Homecoming, Honeybee: 30 years and counting

The Valdosta Daily Times

VALDOSTA — This weekend, South Georgia celebrates two traditions started in the early 1980s: The Hahira Honeybee Festival and the homecoming football game of the Valdosta State University Blazers.

Hahira forged its Honeybee Festival in an era when many small-town festivals started to die.

Culturally, the early 1980s will be better remembered as the beginning of MTV, the rise of video games, cable television, the ability for a family to rent a movie to play in their homes, and any number of entertainments that could easily distract folks from attending an old-fashioned parade or festival.

But not in Hahira.

Hahira started a festival in the midst of all of these technological entertainments. Yet, Hahira’s Honeybee Festival has not only survived, it has thrived.

While there are many activities, the Honeybee Festival has one of the best old-fashioned parades in the region.

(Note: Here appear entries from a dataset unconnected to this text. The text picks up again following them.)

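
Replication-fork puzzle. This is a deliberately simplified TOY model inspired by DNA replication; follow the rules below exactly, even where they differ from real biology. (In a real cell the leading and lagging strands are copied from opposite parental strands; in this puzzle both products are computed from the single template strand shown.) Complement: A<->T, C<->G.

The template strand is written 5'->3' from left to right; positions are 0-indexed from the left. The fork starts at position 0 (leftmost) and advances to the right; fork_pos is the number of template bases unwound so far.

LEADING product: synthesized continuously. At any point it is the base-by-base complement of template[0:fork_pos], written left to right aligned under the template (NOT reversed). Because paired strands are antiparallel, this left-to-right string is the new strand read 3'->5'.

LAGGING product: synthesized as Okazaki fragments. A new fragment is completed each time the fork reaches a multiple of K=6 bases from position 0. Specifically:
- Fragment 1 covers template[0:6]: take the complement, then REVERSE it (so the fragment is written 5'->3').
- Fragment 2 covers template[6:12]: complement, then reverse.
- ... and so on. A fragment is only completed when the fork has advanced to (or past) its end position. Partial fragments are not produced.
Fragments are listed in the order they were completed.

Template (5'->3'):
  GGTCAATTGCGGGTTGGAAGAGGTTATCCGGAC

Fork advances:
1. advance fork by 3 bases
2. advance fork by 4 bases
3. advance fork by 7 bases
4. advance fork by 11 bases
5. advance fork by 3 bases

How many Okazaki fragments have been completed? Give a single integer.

Step 1: advance 3 -> fork_pos = 0 + 3 = 3. Next multiple of 6 is 6 (not reached); still 0 fragment(s).
Step 2: advance 4 -> fork_pos = 3 + 4 = 7. Reached multiple(s) of 6: 6 -> fragment 1 completed (1 total).
Step 3: advance 7 -> fork_pos = 7 + 7 = 14. Reached multiple(s) of 6: 12 -> fragment 2 completed (2 total).
Step 4: advance 11 -> fork_pos = 14 + 11 = 25. Reached multiple(s) of 6: 18, 24 -> fragments 3-4 completed (4 total).
Step 5: advance 3 -> fork_pos = 25 + 3 = 28. Next multiple of 6 is 30 (not reached); still 4 fragment(s).
Check: final fork_pos = 28; the multiples of 6 that are <= 28 are 6..24 -> 28 // 6 = 4 completed fragment(s).

Answer: 4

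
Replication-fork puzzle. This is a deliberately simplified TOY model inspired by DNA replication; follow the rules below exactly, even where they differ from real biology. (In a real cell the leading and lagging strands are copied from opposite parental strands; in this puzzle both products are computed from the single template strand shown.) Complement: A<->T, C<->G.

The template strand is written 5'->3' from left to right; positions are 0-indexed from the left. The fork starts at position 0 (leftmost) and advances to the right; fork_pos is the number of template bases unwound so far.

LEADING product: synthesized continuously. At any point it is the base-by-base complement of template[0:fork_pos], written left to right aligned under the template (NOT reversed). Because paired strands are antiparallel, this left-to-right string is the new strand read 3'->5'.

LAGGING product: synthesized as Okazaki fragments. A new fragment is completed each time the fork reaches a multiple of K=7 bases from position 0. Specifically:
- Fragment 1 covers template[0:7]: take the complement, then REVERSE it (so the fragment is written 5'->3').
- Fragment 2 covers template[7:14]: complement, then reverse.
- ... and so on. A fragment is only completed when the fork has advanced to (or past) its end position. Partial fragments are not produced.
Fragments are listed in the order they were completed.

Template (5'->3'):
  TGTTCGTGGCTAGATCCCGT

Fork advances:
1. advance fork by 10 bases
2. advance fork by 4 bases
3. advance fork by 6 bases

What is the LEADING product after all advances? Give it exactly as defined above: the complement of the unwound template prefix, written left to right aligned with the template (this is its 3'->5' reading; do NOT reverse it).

Step 1: advance 10 -> fork_pos = 0 + 10 = 10.
Step 2: advance 4 -> fork_pos = 10 + 4 = 14.
Step 3: advance 6 -> fork_pos = 14 + 6 = 20.
Unwound prefix: template[0:20] = TGTTCGTGGCTAGATCCCGT
Complement it base by base (A<->T, C<->G), keeping left-to-right order:
  [0:5] TGTTC -> ACAAG
  [5:10] GTGGC -> CACCG
  [10:15] TAGAT -> ATCTA
  [15:20] CCCGT -> GGGCA
Concatenate: ACAAGCACCGATCTAGGGCA (length 20; written aligned with the template, i.e. 3'->5').

Answer: ACAAGCACCGATCTAGGGCA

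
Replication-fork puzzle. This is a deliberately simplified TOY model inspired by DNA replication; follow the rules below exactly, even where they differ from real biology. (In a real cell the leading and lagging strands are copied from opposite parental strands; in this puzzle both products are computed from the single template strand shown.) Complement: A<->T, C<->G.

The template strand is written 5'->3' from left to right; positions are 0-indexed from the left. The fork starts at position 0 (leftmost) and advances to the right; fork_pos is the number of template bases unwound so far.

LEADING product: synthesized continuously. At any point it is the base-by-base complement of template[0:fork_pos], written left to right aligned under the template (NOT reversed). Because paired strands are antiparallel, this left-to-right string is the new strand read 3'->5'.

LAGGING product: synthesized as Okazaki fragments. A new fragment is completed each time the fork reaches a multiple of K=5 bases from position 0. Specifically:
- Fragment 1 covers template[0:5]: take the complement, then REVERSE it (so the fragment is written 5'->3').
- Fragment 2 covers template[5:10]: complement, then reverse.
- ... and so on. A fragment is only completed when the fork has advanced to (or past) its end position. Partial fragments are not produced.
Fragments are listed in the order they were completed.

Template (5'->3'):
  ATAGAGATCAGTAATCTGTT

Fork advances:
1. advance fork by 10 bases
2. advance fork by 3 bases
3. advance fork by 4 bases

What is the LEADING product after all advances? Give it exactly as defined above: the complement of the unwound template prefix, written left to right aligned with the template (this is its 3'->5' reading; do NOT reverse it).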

Come Saturday, thousands of people will line the streets of Hahira to watch the parade.

It was also the early 1980s when Valdosta State began its football program.

In 1981, then-VSU President Hugh Bailey instituted the start of a Valdosta State football team.

Though South Georgia loves football, attracting fans for Valdosta State hasn’t been easy. The Blazers have had to compete with long-standing traditions and deeply committed fans of Valdosta High Wildcats and the Lowndes High Vikings. As for college ball, many South Georgians had already sworn allegiance to the Georgia Bulldogs, Florida State University or other university teams.

Yet, the Blazers continue growing. The team has dominated Division II and won national championships. With 30-plus years of football history, the Blazers are developing lifelong, diehard fans.

This weekend’s homecoming will be a good time for long-time fans to return for another Blazers game and the perfect opportunity for a newcomer to discover the Blazer football tradition.

With more than 30 years behind both the Honeybee Festival and VSU football, we hope both traditions continue for 30 more years and beyond.